How To Inspire Fully Engaged Child Disciple Makers

Article from Resilient Disciples January 7, 2020

As KidMin leaders, children’s pastors, youth leaders and child influencers, we have our hearts set on discipling kids, but our ministry programming may not be set up to accomplish this vision. So how do we move from where we are, today, to a more effective future that will produce the resilient disciples to lead the church of the future? We’re going to walk through a pathway to implementation marked with five practical steps.

This is part 4 in a series on the five practical steps to apply resilient child discipleship to your ministry.

Step #4: Inspire Fully Engaged Child Disciple Makers

The seismic shifts in our culture, although painful, are no surprise. These shifts have resulted in an epidemic of isolation in North America that is overwhelming: fatherlessness, abandonment, divorce, device addiction, neglect, opioid crisis, and financial crisis. We could go on. The effects of these epidemics on children are unprecedented—perhaps the most significant crisis of our time.

Yet, we are reminded of this hope: One loving, caring adult engaged in the life of a child can dramatically increase a child’s long-term probability for success.

I remember when my daughter and I walked out of church and I asked her about her time at kids’ church. She said, “Dad, I don’t want to go there anymore?” What? What happened? Immediately, I began interrogating her. She said, “Dad, next week take a look—nobody smiles.” WOW! That floored me. Sure enough, we went back the next week and not a single leader was smiling. Everyone was efficient and performing his or her job well, but there was no joy or passion. There was no life. It was as if this ministry was breathing, but wasn’t alive.

I’ve heard these same types of stories as I connect with church leaders and facilitate roundtable discussions nationwide. As a community, we face our own crisis—volunteers. So much of what we do is through the minds, hearts, hands and feet of volunteers. Because of this we are so incredibly thankful for those who serve on our teams! Yet, as KidMin leaders and pastors, Jesus words weigh heavy on our hearts when he said, “The harvest is plentiful but the workers are few.” (Matthew 9:37, NIV). We cry out, “May it not be so!”  But far too often it is.

And this is precisely what we learned from you in our 2019 research as well:

  • When asked, “Specifically, why don’t you view your children’s ministry as more successful?” the leading response was “lack of volunteers” as 38.6% of the respondents gave this as their top response.
  • When asked, “Specifically, why do you view your children’s ministry so successfully?” the second highest response was “volunteers” as 26.7% of the respondents gave this as the number two response.
  • When asked, “How much do you think each of the following potential challenges/problems is adversely impacting the children’s ministry at your church, if at all?” the leading response was “lack of volunteers/workers” out of 17 options.

What we heard from you in our research is clear: Loving, caring adults make the difference. Through these loving, caring adults, kids hear the good news of Jesus, they understand what love is, they experience the truth of the Bible and the message of Jesus comes alive.

When you see more success in ministry, it’s because volunteers are engaging.

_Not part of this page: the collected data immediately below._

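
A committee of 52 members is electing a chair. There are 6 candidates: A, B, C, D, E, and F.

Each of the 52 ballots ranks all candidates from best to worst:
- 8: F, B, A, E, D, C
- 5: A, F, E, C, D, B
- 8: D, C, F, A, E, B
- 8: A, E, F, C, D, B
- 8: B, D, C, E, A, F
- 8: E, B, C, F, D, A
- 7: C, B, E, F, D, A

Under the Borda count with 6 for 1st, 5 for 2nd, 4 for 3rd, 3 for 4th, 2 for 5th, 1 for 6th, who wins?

A: 8×4 + 5×6 + 8×3 + 8×6 + 8×2 + 8×1 + 7×1 = 165
B: 8×5 + 5×1 + 8×1 + 8×1 + 8×6 + 8×5 + 7×5 = 184
C: 8×1 + 5×3 + 8×5 + 8×3 + 8×4 + 8×4 + 7×6 = 193
D: 8×2 + 5×2 + 8×6 + 8×2 + 8×5 + 8×2 + 7×2 = 160
E: 8×3 + 5×4 + 8×2 + 8×5 + 8×3 + 8×6 + 7×4 = 200
F: 8×6 + 5×5 + 8×4 + 8×4 + 8×1 + 8×3 + 7×3 = 190

E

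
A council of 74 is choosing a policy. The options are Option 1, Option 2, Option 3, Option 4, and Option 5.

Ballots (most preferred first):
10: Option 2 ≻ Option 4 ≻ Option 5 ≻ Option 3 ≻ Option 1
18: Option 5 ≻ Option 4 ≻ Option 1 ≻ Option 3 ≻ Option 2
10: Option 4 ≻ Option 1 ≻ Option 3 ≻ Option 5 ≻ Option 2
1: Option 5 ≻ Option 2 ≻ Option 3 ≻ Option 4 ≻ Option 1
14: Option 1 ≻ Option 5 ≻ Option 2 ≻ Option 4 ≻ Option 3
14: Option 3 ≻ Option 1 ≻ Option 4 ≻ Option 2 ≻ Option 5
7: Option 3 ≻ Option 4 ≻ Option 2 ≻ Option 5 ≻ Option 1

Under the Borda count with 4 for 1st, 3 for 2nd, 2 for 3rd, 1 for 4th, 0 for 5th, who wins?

Option 1: 10×0 + 18×2 + 10×3 + 1×0 + 14×4 + 14×3 + 7×0 = 164
Option 2: 10×4 + 18×0 + 10×0 + 1×3 + 14×2 + 14×1 + 7×2 = 99
Option 3: 10×1 + 18×1 + 10×2 + 1×2 + 14×0 + 14×4 + 7×4 = 134
Option 4: 10×3 + 18×3 + 10×4 + 1×1 + 14×1 + 14×2 + 7×3 = 188
Option 5: 10×2 + 18×4 + 10×1 + 1×4 + 14×3 + 14×0 + 7×1 = 155

Option 4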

When you see less success, it’s because fewer loving, caring adults are involved. So if effective disciple making takes a disciple maker, and if as a community the research says that our #1 challenge is “we need more disciple makers” than what are we to do about this conundrum?  We need to cast the vision.

As I look back on my own local church experience, I remember not only recruiting volunteers, but also at times even begging for volunteers. Perhaps you’ve been there? I found myself thinking, “A volunteer has a role to fill, but a child disciple maker has a calling. How can we get more disciple makers?”

What if they fully knew the power that just one loving, caring adult could have on the long-term development of a child? Part of the rub that we experience as KidMin leaders, is that our programming puts us in a “week-to-week” mentality, but child discipleship is about the long game. We need to cast a new vision for resilient child disciple makers that moves our mindset into our new reality.

As we move toward the year 2050, what will happen if we change nothing?  Volunteers will rotate in and rotate out spending time fighting against the constraints of a busy life with short-lived commitments. Might I suggest that being a child disciple maker may cause us to embrace a more selfless culture in the children’s wing? This won’t be easy, but for future generations to thrive in a modern-day Babylon, it’s going to take a different kind of discipleship resilience. One that will gather fully engaged child disciple makers. We need to cast a better, long-view vision.